At the end of 2005, when Yahoo's stock broke through $40. That was the peak of Semel's tenure. A few small acquisitions such as Flickr, the photo service, had given Yahoo a dash of glamor. And that drew attention away from the company's defeat in search.

For Terry Semel, the former Hollywood studio exec, the entertainment business was still his first love. Here, he's pictured with Taylor Swift, the aspiring country singer, at her Sunnyvale performance.

I suppose Semel was trying to inject some glamor into Yahoo or prove the company's credentials as a media company. But this photo opportunity, showing Yahoo's boss, arm-wrestling with Tom Cruise, became an unfortunate symbol of a company that had lost its way. The company was being trounced in search, Sunnyvale veterans balked at the expense of Yahoo's Hollywood adventure -- and Semel still expected them to be impressed by his superstar buddies.

In 2006, it all began to go wrong. Brad Garlinghouse's Peanut Butter Memorandum showed senior execs had lost confidence in the company's leadership. 63-year-old Semel had been seen as seasoned; increasingly, as he failed to recognize new opportunities such as social networks, he just seemed old.
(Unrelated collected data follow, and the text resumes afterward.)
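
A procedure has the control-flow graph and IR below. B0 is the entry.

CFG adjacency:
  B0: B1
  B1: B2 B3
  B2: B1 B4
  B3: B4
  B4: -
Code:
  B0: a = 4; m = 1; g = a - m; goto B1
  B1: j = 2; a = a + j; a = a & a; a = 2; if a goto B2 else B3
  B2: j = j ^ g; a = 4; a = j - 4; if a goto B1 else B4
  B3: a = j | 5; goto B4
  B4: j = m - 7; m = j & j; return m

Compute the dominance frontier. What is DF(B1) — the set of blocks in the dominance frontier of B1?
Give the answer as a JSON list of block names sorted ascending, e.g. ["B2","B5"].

idom tree: B1←B0 B2←B1 B3←B1 B4←B1
Join-block Dom:
  B1: preds {B0,B2}: {B0} ∩ {B0,B1,B2} = {B0}; idom=B0
  B4: preds {B2,B3}: {B0,B1,B2} ∩ {B0,B1,B3} = {B0,B1}; idom=B1

DF derivation:
  B1←B0: walk · to B0
  B1←B2: walk B2→B1 to B0
  B4←B2: walk B2 to B1
  B4←B3: walk B3 to B1
  DF(B0)=∅
  DF(B1)={B1}
  DF(B2)={B1,B4}
  DF(B3)={B4}
  DF(B4)=∅

DF(B1) = ["B1"]

Answer: ["B1"]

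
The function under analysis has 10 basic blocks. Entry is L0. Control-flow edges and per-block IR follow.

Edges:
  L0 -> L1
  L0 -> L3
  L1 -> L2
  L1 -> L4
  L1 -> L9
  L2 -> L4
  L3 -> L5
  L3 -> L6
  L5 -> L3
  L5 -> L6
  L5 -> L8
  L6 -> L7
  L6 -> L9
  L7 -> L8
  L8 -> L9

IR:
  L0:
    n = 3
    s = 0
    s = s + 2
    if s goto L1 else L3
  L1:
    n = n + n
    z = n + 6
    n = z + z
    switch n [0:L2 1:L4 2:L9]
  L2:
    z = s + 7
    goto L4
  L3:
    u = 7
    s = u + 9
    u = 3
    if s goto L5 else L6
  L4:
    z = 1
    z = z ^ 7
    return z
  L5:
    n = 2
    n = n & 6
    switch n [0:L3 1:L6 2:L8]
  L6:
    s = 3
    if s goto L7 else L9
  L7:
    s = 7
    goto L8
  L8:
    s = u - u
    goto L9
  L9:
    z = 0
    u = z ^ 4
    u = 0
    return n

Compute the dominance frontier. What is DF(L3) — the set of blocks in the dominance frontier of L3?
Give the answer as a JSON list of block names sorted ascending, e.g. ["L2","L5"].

Answer: ["L3", "L9"]

Working:
idom tree: L1←L0 L2←L1 L3←L0 L4←L1 L5←L3 L6←L3 L7←L6 L8←L3 L9←L0
Dom∩ at merges:
  L3: preds {L0,L5}: {L0} ∩ {L0,L3,L5} = {L0}; idom=L0
  L4: preds {L1,L2}: {L0,L1} ∩ {L0,L1,L2} = {L0,L1}; idom=L1
  L6: preds {L3,L5}: {L0,L3} ∩ {L0,L3,L5} = {L0,L3}; idom=L3
  L8: preds {L5,L7}: {L0,L3,L5} ∩ {L0,L3,L6,L7} = {L0,L3}; idom=L3
  L9: preds {L1,L6,L8}: {L0,L1} ∩ {L0,L3,L6} ∩ {L0,L3,L8} = {L0}; idom=L0

DF derivation:
  L3←L0: walk · to L0
  L3←L5: walk L5→L3 to L0
  L4←L1: walk · to L1
  L4←L2: walk L2 to L1
  L6←L3: walk · to L3
  L6←L5: walk L5 to L3
  L8←L5: walk L5 to L3
  L8←L7: walk L7→L6 to L3
  L9←L1: walk L1 to L0
  L9←L6: walk L6→L3 to L0
  L9←L8: walk L8→L3 to L0
  L0 → ∅
  L1 → {L9}
  L2 → {L4}
  L3 → {L3,L9}
  L4 → ∅
  L5 → {L3,L6,L8}
  L6 → {L8,L9}
  L7 → {L8}
  L8 → {L9}
  L9 → ∅

DF(L3) = ["L3", "L9"]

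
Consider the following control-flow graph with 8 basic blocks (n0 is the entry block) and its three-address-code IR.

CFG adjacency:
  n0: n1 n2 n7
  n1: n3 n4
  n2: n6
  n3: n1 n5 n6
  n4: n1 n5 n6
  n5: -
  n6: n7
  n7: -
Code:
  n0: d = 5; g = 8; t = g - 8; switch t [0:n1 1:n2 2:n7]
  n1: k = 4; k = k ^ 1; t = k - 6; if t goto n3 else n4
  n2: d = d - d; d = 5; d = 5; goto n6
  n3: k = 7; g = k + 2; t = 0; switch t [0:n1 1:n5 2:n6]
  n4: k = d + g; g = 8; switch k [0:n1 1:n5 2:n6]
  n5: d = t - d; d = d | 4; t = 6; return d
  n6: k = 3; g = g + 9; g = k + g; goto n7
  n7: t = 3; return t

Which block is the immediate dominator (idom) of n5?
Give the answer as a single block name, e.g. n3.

idom tree: n1←n0 n2←n0 n3←n1 n4←n1 n5←n1 n6←n0 n7←n0
Dom at joins:
  n1: preds {n0,n3,n4}: {n0} ∩ {n0,n1,n3} ∩ {n0,n1,n4} = {n0}; idom=n0
  n5: preds {n3,n4}: {n0,n1,n3} ∩ {n0,n1,n4} = {n0,n1}; idom=n1
  n6: preds {n2,n3,n4}: {n0,n2} ∩ {n0,n1,n3} ∩ {n0,n1,n4} = {n0}; idom=n0
  n7: preds {n0,n6}: {n0} ∩ {n0,n6} = {n0}; idom=n0

idom(n5) = n1

Answer: n1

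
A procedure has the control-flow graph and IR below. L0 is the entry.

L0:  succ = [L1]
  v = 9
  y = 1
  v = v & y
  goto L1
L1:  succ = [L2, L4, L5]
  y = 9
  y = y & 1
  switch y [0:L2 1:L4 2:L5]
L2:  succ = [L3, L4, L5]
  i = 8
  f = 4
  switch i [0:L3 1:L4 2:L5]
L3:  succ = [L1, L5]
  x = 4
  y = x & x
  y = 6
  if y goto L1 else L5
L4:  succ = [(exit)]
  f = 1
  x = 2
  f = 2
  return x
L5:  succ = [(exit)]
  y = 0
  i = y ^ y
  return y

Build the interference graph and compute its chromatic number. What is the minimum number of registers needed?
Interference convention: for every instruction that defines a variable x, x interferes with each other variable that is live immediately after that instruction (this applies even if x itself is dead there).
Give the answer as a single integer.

Answer: 2

Analysis:
Per-block:
  L0 def {v,y} use ∅
  L1 def {y} use ∅
  L2 def {f,i} use ∅
  L3 def {x,y} use ∅
  L4 def {f,x} use ∅
  L5 def {i,y} use ∅

Liveness:
  L0 li=∅ lo=∅
  L1 li=∅ lo=∅
  L2 li=∅ lo=∅
  L3 li=∅ lo=∅
  L4 li=∅ lo=∅
  L5 li=∅ lo=∅

Interference:
  f↔{i,x}
  i↔{f,y}
  v↔{y}
  x↔{f}
  y↔{i,v}

Registers:
  lower bound: {f,i} mutually conflict ⇒ χ ≥ 2
  assign f→c0 i→c1 v→c1 x→c1 y→c0 — no edge inside a register ⇒ χ ≤ 2
  χ = 2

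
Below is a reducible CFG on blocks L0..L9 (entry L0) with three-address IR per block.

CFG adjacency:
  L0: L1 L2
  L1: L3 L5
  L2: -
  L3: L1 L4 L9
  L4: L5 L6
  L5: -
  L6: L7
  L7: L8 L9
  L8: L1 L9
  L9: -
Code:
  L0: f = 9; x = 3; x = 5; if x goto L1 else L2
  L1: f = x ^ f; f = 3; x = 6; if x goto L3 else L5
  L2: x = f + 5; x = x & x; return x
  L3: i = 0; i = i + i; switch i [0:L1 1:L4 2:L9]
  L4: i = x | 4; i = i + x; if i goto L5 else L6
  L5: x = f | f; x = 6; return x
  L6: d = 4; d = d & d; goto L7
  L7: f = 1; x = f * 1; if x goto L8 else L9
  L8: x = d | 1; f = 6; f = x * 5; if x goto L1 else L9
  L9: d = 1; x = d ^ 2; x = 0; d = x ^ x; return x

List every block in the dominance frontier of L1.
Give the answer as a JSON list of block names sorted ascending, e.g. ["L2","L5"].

idom tree: L1←L0 L2←L0 L3←L1 L4←L3 L5←L1 L6←L4 L7←L6 L8←L7 L9←L3
Join-block Dom:
  L1: preds {L0,L3,L8}: {L0} ∩ {L0,L1,L3} ∩ {L0,L1,L3,L4,L6,L7,L8} = {L0}; idom=L0
  L5: preds {L1,L4}: {L0,L1} ∩ {L0,L1,L3,L4} = {L0,L1}; idom=L1
  L9: preds {L3,L7,L8}: {L0,L1,L3} ∩ {L0,L1,L3,L4,L6,L7} ∩ {L0,L1,L3,L4,L6,L7,L8} = {L0,L1,L3}; idom=L3

Frontier:
  join L1 pred L0: · stop@L0
  join L1 pred L3: L3→L1 stop@L0
  join L1 pred L8: L8→L7→L6→L4→L3→L1 stop@L0
  join L5 pred L1: · stop@L1
  join L5 pred L4: L4→L3 stop@L1
  join L9 pred L3: · stop@L3
  join L9 pred L7: L7→L6→L4 stop@L3
  join L9 pred L8: L8→L7→L6→L4 stop@L3
  L0 → ∅
  L1 → {L1}
  L2 → ∅
  L3 → {L1,L5}
  L4 → {L1,L5,L9}
  L5 → ∅
  L6 → {L1,L9}
  L7 → {L1,L9}
  L8 → {L1,L9}
  L9 → ∅

DF(L1) = ["L1"]

Answer: ["L1"]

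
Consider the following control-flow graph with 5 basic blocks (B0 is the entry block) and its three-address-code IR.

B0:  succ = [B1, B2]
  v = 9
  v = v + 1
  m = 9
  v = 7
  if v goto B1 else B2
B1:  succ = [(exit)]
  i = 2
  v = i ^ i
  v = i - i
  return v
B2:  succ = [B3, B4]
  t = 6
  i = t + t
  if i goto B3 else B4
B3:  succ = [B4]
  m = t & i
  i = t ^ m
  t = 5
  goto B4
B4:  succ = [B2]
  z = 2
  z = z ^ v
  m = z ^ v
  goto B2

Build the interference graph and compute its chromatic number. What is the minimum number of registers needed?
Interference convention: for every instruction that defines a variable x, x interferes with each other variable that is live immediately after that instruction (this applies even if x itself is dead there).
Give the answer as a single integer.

Answer: 3

Derivation:
Block summaries:
  B0: {m,v} / ∅
  B1: {i,v} / ∅
  B2: {i,t} / ∅
  B3: {i,m,t} / {i,t}
  B4: {m,z} / {v}

Backward fixpoint:
  B0: in=∅ out={v}
  B1: in=∅ out=∅
  B2: in={v} out={i,t,v}
  B3: in={i,t,v} out={v}
  B4: in={v} out={v}

Conflict graph:
  i — {t,v}
  m — {t,v}
  t — {i,m,v}
  v — {i,m,t,z}
  z — {v}

Registers:
  {i,t,v} pairwise interfere (3-clique) ⇒ χ ≥ 3
  assign i→r2 m→r2 t→r1 v→r0 z→r1 — no edge inside a register ⇒ χ ≤ 3
  χ = 3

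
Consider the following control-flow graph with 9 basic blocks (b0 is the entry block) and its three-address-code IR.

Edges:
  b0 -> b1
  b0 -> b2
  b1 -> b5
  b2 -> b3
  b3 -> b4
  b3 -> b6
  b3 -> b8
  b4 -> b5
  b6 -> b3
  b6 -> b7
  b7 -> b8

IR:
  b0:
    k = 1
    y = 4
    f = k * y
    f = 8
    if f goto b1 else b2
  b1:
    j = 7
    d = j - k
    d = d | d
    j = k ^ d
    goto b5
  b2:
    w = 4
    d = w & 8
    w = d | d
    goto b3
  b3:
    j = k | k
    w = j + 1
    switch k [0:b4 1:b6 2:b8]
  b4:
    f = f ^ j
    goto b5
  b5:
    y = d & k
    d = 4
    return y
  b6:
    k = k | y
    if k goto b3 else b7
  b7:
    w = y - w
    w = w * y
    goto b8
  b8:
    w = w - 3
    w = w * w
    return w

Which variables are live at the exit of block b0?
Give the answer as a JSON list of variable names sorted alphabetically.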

The loyalists: Semel having sushi with Toby Coppel, long-time lieutenant. This photograph, taken by Bradley Horowitz, Semel's inhouse tech guru, was taken the evening after Yahoo announced the departure of Dan Rosensweig, a sacrifice to assuage the markets. Yahoo's reorgs never went far enough: largely because, for any meaningful effect, Semel would need to terminate himself, first.

At the Christmas party, after Sunnyvale's 2006 reorg, Semel seemed more uncomfortable than ever, and the Yahoos more depressed. Here he is, leaving the premises, surrounded by security guards and his retinue, like a departing dictator.